There's a few different points here to consider..
First: It is true that with well defined low-poly low-detail models, you can end up with a huge savings in total ram/storage requirements versus a lot of sprites. Even if you're making heavy use of horizontal flipping, you still need five sprites per character per frame of animation..
Even if you are EXTREMELY sparse with frames of animation, you're still looking at a minimum of two frames per action, with quite a number of actions. Even if you only bother with movement and attacking, that's 20 frames per creature shape. If you're also differentiating creatures by job, as is traditional, that's.. a lot.
You can skimp on a lot of this with clever texturing (making use of palette shifts), but it's still a lot. This adds up both in storage requirements, active memory use, and raw effort.
However, second: The barrier for entry to produce acceptable quality 2d sprites is MUCH lower, as far more people can create or edit a bitmap than can produce decent 3d sprites. Additionally, given the low resolution involved, the practical cost of a donkeyton of sprites is pretty low; you could fit full spritesheets for a civilization in less room than a particularly high quality skin for a 3d model in a current gen shooter.

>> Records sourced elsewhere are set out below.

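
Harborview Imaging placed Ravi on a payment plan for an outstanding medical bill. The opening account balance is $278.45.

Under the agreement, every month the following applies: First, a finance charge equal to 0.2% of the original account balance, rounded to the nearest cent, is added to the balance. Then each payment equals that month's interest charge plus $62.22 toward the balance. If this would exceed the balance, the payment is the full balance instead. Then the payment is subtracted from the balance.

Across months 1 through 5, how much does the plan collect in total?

$281.25

# | Opening | Interest | Payment | End bal
1 | $278.45 | $0.56 | $62.78 | $216.23
2 | $216.23 | $0.56 | $62.78 | $154.01
3 | $154.01 | $0.56 | $62.78 | $91.79
4 | $91.79 | $0.56 | $62.78 | $29.57
5 | $29.57 | $0.56 | $30.13 | $0.00
Total paid: $281.25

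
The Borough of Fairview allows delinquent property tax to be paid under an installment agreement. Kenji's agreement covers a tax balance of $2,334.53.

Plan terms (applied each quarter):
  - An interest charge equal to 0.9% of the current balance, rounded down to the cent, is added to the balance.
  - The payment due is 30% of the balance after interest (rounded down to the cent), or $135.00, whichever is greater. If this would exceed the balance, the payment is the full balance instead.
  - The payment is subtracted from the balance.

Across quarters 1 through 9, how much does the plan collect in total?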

Third: The technical requirements on the engine side are different. This engine is pretty clearly built assuming 2d, and adding 3d support for movable entities looks like it'd be extremely nontrivial, ultimately making it better to implement such 3d entity sets in other projects that are already 3d.
Fourth: Style, yeah. A 3d creature would look EXCEEDINGLY out of place with the wall/floor tiles in use, and the retro appearance we have here is... somehow fitting, given the even MORE retro core interface.
Getting a fully complete set of frames for every entity, with decent animation, is a huge task... but far from cost ineffective, and decidedly worthwhile, given the exceptionally approachable feel Stonesense offers.
I suspect I could sell this to people as an interface even more readily than the more advanced 3d interfaces.
Oh, yes, hi. I just popped out of the woodwork to reply to DJDD, yes.